Submitted by: Stephanie Zhang
Canada’s commercial seal industry has its roots in the early 1500s; seal oil was sold in the Old World as a machine lubricant and demand for the highly treasured fur soon rose for use as opulent coats.
Today, however, the Canadian seal industry is far from its peak in earlier times. Last year, seal clubbing generated only $1.6 million, yet in 2006, seal clubbing generated $34 million according to Canada’s Department of Fisheries and Oceans. The drop is largely the result of bad publicity and campaigns advocating for the end of this slaughter.
Nonetheless, Canada continues to endorse the sealing industry—in fact, the country opened the hunt two weeks early this year on March 28, shocking animal welfare advocates both domestically and internationally.
The Canadian government mandates that sealers go through training in “humane killing practices” before they can be licensed. Sealers are to target a seal’s head using high-powered rifles, clubs, or a hakapik—a wooden staff with a hook at the end—, ensure the animal is dead, and sever its arteries before skinning it.
Despite Canadian efforts for humane killing practices, animal welfare advocates are not appeased. They claim the killings are still inhumane, as hunters will impale pups in their face or eyes and shoot them from moving boats.

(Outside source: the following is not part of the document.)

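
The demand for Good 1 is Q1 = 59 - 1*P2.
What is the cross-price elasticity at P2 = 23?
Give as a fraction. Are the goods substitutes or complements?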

Pups are often targeted for their soft coats.
More than 35 countries, like Russia and members of the European Union, have banned seal imports, with the Canadian Inuit as an exception. “We lost our markets for the large quantities of seal furs and pelts,” remarked Eldred Woodford, president of the Canadian Sealers Association.
Now, looking at the opposition to the sport as well as the plummeting demand for it, what reasons does Canada have for continuing the sealing industry?
Some fishermen argue that seals consume cod at a dangerous rate and have thus caused the fish stocks to fall. On the other hand, this argument is not exactly bulletproof like many arguments surrounding the seal hunt. Scientists refute that cod are but a small portion of a seal’s diet and that the real source of blame for the dwindling cod populations lies in the fishermen themselves.
The Canadian government justifies the industry by citing its cultural and economic significance. “Historically it’s played an important role from generation to generation,” says Adam Burns, the acting director general of fisheries management at Fisheries and Oceans Canada. “It still does generate economic activity in coastal communities where it’s badly needed.” Woodford, the president of the Canadian Sealers Association, claims that sealing can account for as much as 40 percent of sealers’ annual income. After all, most sealers, who live in the economically troubled province of Newfoundland and Labrador, earn most of their living through fishing.